Migrant Caravan Leaves Southern Mexico

U.S. bound migrant caravan is traveling through southern Mexico after soldiers attempted to disperse them. (Image courtesy of The Yucatan Times)

Luis Ortiz

Last month, the Del Rio section of the U.S. and Mexico border gained international attention after approximately 15,000 Haitian migrants gathered underneath the international crossing between the two countries and overwhelmed U.S border patrol personnel.
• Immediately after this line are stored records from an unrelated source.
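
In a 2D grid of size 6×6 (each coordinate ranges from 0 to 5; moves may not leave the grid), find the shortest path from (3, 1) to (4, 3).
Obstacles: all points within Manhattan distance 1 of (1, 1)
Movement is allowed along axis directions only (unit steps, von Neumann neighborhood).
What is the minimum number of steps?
3
(one shortest path: (3, 1) → (4, 1) → (4, 2) → (4, 3))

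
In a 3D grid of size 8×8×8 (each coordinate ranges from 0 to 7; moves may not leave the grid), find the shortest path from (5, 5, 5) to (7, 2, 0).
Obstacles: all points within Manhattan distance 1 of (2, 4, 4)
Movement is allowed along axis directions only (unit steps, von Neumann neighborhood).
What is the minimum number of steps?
10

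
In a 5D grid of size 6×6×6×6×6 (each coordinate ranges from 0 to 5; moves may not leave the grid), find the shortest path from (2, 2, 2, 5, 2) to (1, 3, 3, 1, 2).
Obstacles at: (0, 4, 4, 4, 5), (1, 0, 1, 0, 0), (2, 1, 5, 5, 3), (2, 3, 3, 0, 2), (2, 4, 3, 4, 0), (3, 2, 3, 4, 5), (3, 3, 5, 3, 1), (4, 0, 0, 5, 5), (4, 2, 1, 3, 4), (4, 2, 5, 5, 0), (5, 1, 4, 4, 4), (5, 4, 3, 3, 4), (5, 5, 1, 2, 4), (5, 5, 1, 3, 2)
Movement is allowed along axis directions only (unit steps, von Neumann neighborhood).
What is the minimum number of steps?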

While law enforcement officials have pushed these refugees back into Mexico, a migrant caravan of mostly Central Americans recently left the city of Tapachula in the southern state of Chiapas on October 23. Many of these migrants have been there for several months and are awaiting Mexican immigration officials to grant them the documents needed to freely enter the country. Some even claim that they feel imprisoned in Tapachula because officials of the National Institute of Migration (INM), Mexico’s main immigration agency, make it almost impossible for migrants to leave the city once they arrive.

Their goal is to first make it to Mexico City to ask President Andres Manuel Lopez Obrador to help them continue the journey north in order to seek asylum in the United States. 

Many are continuing to disobey the Biden Administration’s message and still considering making the dangerous trek this year.

“Do not come. Do not come. The United States will continue to enforce our laws and secure our borders,” says Vice President Kamala Harris on a visit to Guatemala in June. “If you come to our border, you will be turned back.”

In recent years, Mexico has become a dangerous obstacle for migrants who need to travel through Mexican territory. Many if not most migrants that make it to the border report robberies, sexual assault, kidnappings, or extortion for money committed by drug cartels or other criminal groups that want to use them to their advantage. 

In addition, Mexicans have developed increasingly hostile attitudes toward the migrant caravans. Some claim that there are men in the caravan who arrive in their cities drunk, while others claim that many of the migrants leave trash out in the streets the residents live in.

The same day the caravan left Tapachula, they ran into a roadblock of Mexico’s National Guard soldiers. The troops failed to stop the caravan of around two-thousand people and simply watched as they ran past them.

“More than a dream, America is a need,” says one Honduran migrant waiting in the Mexican border city of Tijuana for her asylum claim to be processed.